You can continue using those 50 different tools that you currently use to deliver your solution, or you can focus on your core competency and let us do it from a single pane of glass. So I think that’s where we are today in the [workspace as a service] model as well.

CP: Where do you see CloudJumper and the workspace as a service market a year from now?

MP: From a sales perspective, I started roughly about a year ago and our sales have increased by an order of magnitude; we are onboarding more seats today by a factor of roughly 20 times than we were on the day that I started. So we’re seeing significant momentum there. And really, that’s kind of my background. To give you an idea, when I started at Kaseya, it was a $2-$4 million company in 2006, and by 2010, we were a $100 million company.

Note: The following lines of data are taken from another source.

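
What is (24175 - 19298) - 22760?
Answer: -17883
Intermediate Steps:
(24175 - 19298) - 22760 = 4877 - 22760 = -17883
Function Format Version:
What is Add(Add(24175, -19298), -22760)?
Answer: -17883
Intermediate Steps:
Add(Add(24175, -19298), -22760) = Add(4877, -22760) = -17883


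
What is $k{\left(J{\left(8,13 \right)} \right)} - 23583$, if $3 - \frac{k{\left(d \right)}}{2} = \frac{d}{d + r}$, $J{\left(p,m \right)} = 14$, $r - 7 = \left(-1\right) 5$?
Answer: $- \frac{94315}{4} \approx -23579.0$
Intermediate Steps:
$r = 2$ ($r = 7 - 5 = 2$)
$k{\left(d \right)} = 6 - \frac{2 d}{2 + d}$ ($k{\left(d \right)} = 6 - 2 \frac{d}{d + 2} = 6 - 2 \frac{d}{2 + d} = 6 - \frac{2 d}{2 + d}$)
$k{\left(J{\left(8,13 \right)} \right)} - 23583 = \frac{4 \left(3 + 14\right)}{2 + 14} - 23583 = 4 \cdot \frac{1}{16} \cdot 17 - 23583 = \frac{17}{4} - 23583 = - \frac{94315}{4}$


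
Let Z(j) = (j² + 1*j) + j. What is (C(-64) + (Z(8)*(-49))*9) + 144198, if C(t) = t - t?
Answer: 108918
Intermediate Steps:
Z(j) = j² + 2*j (Z(j) = (j² + j) + j = (j + j²) + j = j² + 2*j)
C(t) = 0
(C(-64) + (Z(8)*(-49))*9) + 144198 = (0 + ((8*(2 + 8))*(-49))*9) + 144198 = (0 + ((8*10)*(-49))*9) + 144198 = (0 + (80*(-49))*9) + 144198 = (0 - 3920*9) + 144198 = (0 - 35280) + 144198 = -35280 + 144198 = 108918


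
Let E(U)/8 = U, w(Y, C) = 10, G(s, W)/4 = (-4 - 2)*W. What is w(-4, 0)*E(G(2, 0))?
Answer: 0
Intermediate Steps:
G(s, W) = -24*W (G(s, W) = 4*((-4 - 2)*W) = 4*(-6*W) = -24*W)
E(U) = 8*U
w(-4, 0)*E(G(2, 0)) = 10*(8*(-24*0)) = 10*(8*0) = 10*0 = 0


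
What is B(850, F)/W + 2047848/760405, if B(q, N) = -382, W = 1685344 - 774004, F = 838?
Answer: 186599532161/69298749270 ≈ 2.6927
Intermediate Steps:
W = 911340
B(850, F)/W + 2047848/760405 = -382/911340 + 2047848/760405 = -382*1/911340 + 2047848*(1/760405) = -191/455670 + 2047848/760405 = 186599532161/69298749270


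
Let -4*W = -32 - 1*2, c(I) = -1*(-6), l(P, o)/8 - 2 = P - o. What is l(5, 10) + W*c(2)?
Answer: 27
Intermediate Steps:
l(P, o) = 16 - 8*o + 8*P (l(P, o) = 16 + 8*(P - o) = 16 + (-8*o + 8*P) = 16 - 8*o + 8*P)
c(I) = 6
W = 17/2 (W = -(-32 - 1*2)/4 = -(-32 - 2)/4 = -¼*(-34) = 17/2 ≈ 8.5000)
l(5, 10) + W*c(2) = (16 - 8*10 + 8*5) + (17/2)*6 = (16 - 80 + 40) + 51 = -24 + 51 = 27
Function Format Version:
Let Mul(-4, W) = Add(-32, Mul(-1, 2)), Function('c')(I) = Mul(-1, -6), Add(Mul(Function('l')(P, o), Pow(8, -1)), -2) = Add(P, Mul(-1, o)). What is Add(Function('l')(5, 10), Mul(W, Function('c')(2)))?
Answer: 27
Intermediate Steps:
Function('l')(P, o) = Add(16, Mul(-8, o), Mul(8, P)) (Function('l')(P, o) = Add(16, Mul(8, Add(P, Mul(-1, o)))) = Add(16, Add(Mul(-8, o), Mul(8, P))) = Add(16, Mul(-8, o), Mul(8, P)))
Function('c')(I) = 6
W = Rational(17, 2) (W = Mul(Rational(-1, 4), Add(-32, Mul(-1, 2))) = Mul(Rational(-1, 4), Add(-32, -2)) = Mul(Rational(-1, 4), -34) = Rational(17, 2) ≈ 8.5000)
Add(Function('l')(5, 10), Mul(W, Function('c')(2))) = Add(Add(16, Mul(-8, 10), Mul(8, 5)), Mul(Rational(17, 2), 6)) = Add(Add(16, -80, 40), 51) = Add(-24, 51) = 27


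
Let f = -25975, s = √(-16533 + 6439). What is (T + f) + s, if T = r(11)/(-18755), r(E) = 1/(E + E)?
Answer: -10717544751/412610 + 7*I*√206 ≈ -25975.0 + 100.47*I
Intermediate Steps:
r(E) = 1/(2*E)
T = -1/412610 (T = ((½)/11)/(-18755) = ((½)*(1/11))*(-1/18755) = (1/22)*(-1/18755) = -1/412610 ≈ -2.4236e-6)
s = 7*I*√206 (s = √(-10094) = 7*I*√206 ≈ 100.47*I)
(T + f) + s = (-1/412610 - 25975) + 7*I*√206 = -10717544751/412610 + 7*I*√206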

The financials are obviously different than nGenx because it’s been around a long time, but that type of hyper growth is what we’re expecting and what we have been on target since I started with the company.

Obviously the market is changing and … I think we’re even earlier than the early adopter phase, so who knows exactly where the market is going to go. But I do see two trends. On the high end, you’ve got really large companies that are getting out of this business because they can’t do it cost effectively. On the low end … you’ve got a lot of these small companies that are now trying to get into this industry and offer a workspace solution. They’re going to enter the market, they’re going to make some noise, and there will be a time of consolidation and going out of business. So you’ll see that.

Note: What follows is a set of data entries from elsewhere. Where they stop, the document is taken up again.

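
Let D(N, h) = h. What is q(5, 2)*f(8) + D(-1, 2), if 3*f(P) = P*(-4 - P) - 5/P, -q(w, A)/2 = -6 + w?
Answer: -749/12 ≈ -62.417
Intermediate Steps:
q(w, A) = 12 - 2*w (q(w, A) = -2*(-6 + w) = 12 - 2*w)
f(P) = -5/(3*P) + P*(-4 - P)/3 (f(P) = (P*(-4 - P) - 5/P)/3 = (-5/P + P*(-4 - P))/3 = -5/(3*P) + P*(-4 - P)/3)
q(5, 2)*f(8) + D(-1, 2) = (12 - 2*5)*((⅓)*(-5 + 8²*(-4 - 1*8))/8) + 2 = (12 - 10)*((⅓)*(⅛)*(-5 + 64*(-4 - 8))) + 2 = 2*((⅓)*(⅛)*(-5 + 64*(-12))) + 2 = 2*((⅓)*(⅛)*(-5 - 768)) + 2 = 2*((⅓)*(⅛)*(-773)) + 2 = 2*(-773/24) + 2 = -773/12 + 2 = -749/12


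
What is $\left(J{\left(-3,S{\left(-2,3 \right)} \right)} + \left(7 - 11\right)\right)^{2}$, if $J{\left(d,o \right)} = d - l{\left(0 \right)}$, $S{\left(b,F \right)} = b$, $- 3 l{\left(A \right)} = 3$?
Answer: $36$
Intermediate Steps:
$l{\left(A \right)} = -1$ ($l{\left(A \right)} = \left(- \frac{1}{3}\right) 3 = -1$)
$J{\left(d,o \right)} = 1 + d$ ($J{\left(d,o \right)} = d - -1 = d + 1 = 1 + d$)
$\left(J{\left(-3,S{\left(-2,3 \right)} \right)} + \left(7 - 11\right)\right)^{2} = \left(\left(1 - 3\right) + \left(7 - 11\right)\right)^{2} = \left(-2 + \left(7 - 11\right)\right)^{2} = \left(-2 - 4\right)^{2} = \left(-6\right)^{2} = 36$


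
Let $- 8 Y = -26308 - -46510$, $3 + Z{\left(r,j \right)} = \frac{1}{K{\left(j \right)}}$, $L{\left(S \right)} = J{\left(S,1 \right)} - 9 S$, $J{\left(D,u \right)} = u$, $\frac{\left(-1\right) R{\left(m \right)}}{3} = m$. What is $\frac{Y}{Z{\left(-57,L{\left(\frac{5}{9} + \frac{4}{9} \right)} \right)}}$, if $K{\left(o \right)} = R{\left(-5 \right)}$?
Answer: $\frac{151515}{176} \approx 860.88$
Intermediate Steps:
$R{\left(m \right)} = - 3 m$
$K{\left(o \right)} = 15$ ($K{\left(o \right)} = \left(-3\right) \left(-5\right) = 15$)
$L{\left(S \right)} = 1 - 9 S$
$Z{\left(r,j \right)} = - \frac{44}{15}$ ($Z{\left(r,j \right)} = -3 + \frac{1}{15} = - \frac{44}{15}$)
$Y = - \frac{10101}{4}$ ($Y = - \frac{-26308 - -46510}{8} = - \frac{-26308 + 46510}{8} = \left(- \frac{1}{8}\right) 20202 = - \frac{10101}{4} \approx -2525.3$)
$\frac{Y}{Z{\left(-57,L{\left(\frac{5}{9} + \frac{4}{9} \right)} \right)}} = - \frac{10101}{4 \left(- \frac{44}{15}\right)} = \left(- \frac{10101}{4}\right) \left(- \frac{15}{44}\right) = \frac{151515}{176}$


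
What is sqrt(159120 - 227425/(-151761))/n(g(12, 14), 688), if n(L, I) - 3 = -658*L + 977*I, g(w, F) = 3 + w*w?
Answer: sqrt(3664791060618945)/87331322733 ≈ 0.00069319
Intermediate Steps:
g(w, F) = 3 + w**2
n(L, I) = 3 - 658*L + 977*I (n(L, I) = 3 + (-658*L + 977*I) = 3 - 658*L + 977*I)
sqrt(159120 - 227425/(-151761))/n(g(12, 14), 688) = sqrt(159120 - 227425/(-151761))/(3 - 658*(3 + 12**2) + 977*688) = sqrt(159120 - 227425*(-1/151761))/(3 - 658*(3 + 144) + 672176) = sqrt(159120 + 227425/151761)/(3 - 658*147 + 672176) = sqrt(24148437745/151761)/(3 - 96726 + 672176) = (sqrt(3664791060618945)/151761)/575453 = (sqrt(3664791060618945)/151761)*(1/575453) = sqrt(3664791060618945)/87331322733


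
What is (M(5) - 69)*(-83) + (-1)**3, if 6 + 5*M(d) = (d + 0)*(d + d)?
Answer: 24978/5 ≈ 4995.6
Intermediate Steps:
M(d) = -6/5 + 2*d**2/5 (M(d) = -6/5 + ((d + 0)*(d + d))/5 = -6/5 + (d*(2*d))/5 = -6/5 + (2*d**2)/5 = -6/5 + 2*d**2/5)
(M(5) - 69)*(-83) + (-1)**3 = ((-6/5 + (2/5)*5**2) - 69)*(-83) + (-1)**3 = ((-6/5 + (2/5)*25) - 69)*(-83) - 1 = ((-6/5 + 10) - 69)*(-83) - 1 = (44/5 - 69)*(-83) - 1 = -301/5*(-83) - 1 = 24983/5 - 1 = 24978/5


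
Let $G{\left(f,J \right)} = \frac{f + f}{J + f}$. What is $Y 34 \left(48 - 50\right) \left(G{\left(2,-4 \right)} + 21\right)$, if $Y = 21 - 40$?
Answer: $24548$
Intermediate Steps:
$G{\left(f,J \right)} = \frac{2 f}{J + f}$
$Y = -19$ ($Y = 21 - 40 = -19$)
$Y 34 \left(48 - 50\right) \left(G{\left(2,-4 \right)} + 21\right) = \left(-19\right) 34 \left(48 - 50\right) \left(2 \cdot 2 \frac{1}{-4 + 2} + 21\right) = - 646 \left(- 2 \left(2 \cdot 2 \frac{1}{-2} + 21\right)\right) = - 646 \left(- 2 \left(2 \cdot 2 \left(- \frac{1}{2}\right) + 21\right)\right) = - 646 \left(- 2 \left(-2 + 21\right)\right) = - 646 \left(\left(-2\right) 19\right) = \left(-646\right) \left(-38\right) = 24548$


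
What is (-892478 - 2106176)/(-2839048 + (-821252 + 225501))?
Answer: 2998654/3434799 ≈ 0.87302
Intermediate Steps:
(-892478 - 2106176)/(-2839048 + (-821252 + 225501)) = -2998654/(-2839048 - 595751) = -2998654/(-3434799) = -2998654*(-1/3434799) = 2998654/3434799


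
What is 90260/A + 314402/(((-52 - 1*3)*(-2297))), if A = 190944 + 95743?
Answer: 9230723934/3292600195 ≈ 2.8035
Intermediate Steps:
A = 286687
90260/A + 314402/(((-52 - 1*3)*(-2297))) = 90260/286687 + 314402/(((-52 - 1*3)*(-2297))) = 90260*(1/286687) + 314402/(((-52 - 3)*(-2297))) = 90260/286687 + 314402/((-55*(-2297))) = 90260/286687 + 314402/126335 = 90260/286687 + 314402*(1/126335) = 90260/286687 + 28582/11485 = 9230723934/3292600195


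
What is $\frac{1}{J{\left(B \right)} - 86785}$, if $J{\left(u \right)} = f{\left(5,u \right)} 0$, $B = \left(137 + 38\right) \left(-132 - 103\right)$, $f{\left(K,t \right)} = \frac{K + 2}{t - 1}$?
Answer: $- \frac{1}{86785} \approx -1.1523 \cdot 10^{-5}$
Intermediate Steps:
$f{\left(K,t \right)} = \frac{2 + K}{-1 + t}$
$B = -41125$ ($B = 175 \left(-235\right) = -41125$)
$J{\left(u \right)} = 0$ ($J{\left(u \right)} = \frac{2 + 5}{-1 + u} 0 = \frac{1}{-1 + u} 7 \cdot 0 = \frac{7}{-1 + u} 0 = 0$)
$\frac{1}{J{\left(B \right)} - 86785} = \frac{1}{0 - 86785} = \frac{1}{-86785} = - \frac{1}{86785}$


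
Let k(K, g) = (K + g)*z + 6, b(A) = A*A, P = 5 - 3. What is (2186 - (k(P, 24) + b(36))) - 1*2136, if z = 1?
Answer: -1278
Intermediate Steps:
P = 2
b(A) = A**2
k(K, g) = 6 + K + g (k(K, g) = (K + g)*1 + 6 = (K + g) + 6 = 6 + K + g)
(2186 - (k(P, 24) + b(36))) - 1*2136 = (2186 - ((6 + 2 + 24) + 36**2)) - 1*2136 = (2186 - (32 + 1296)) - 2136 = (2186 - 1*1328) - 2136 = (2186 - 1328) - 2136 = 858 - 2136 = -1278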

I think a year from now we’ll still be in the early adopter phase for this, so I think more entrants, smaller entrants will come into the market. I think you’re going to see significant adoption from MSPs because this really is kind of the next evolution of managed services. The economics made sense of moving servers to the cloud about four or five years ago, specifically from the point of what we’re doing. From a pricing perspective, we’re making the economics make sense as to workstations in the cloud, and then we’re giving the MSPs the tools to do this in a turnkey fashion.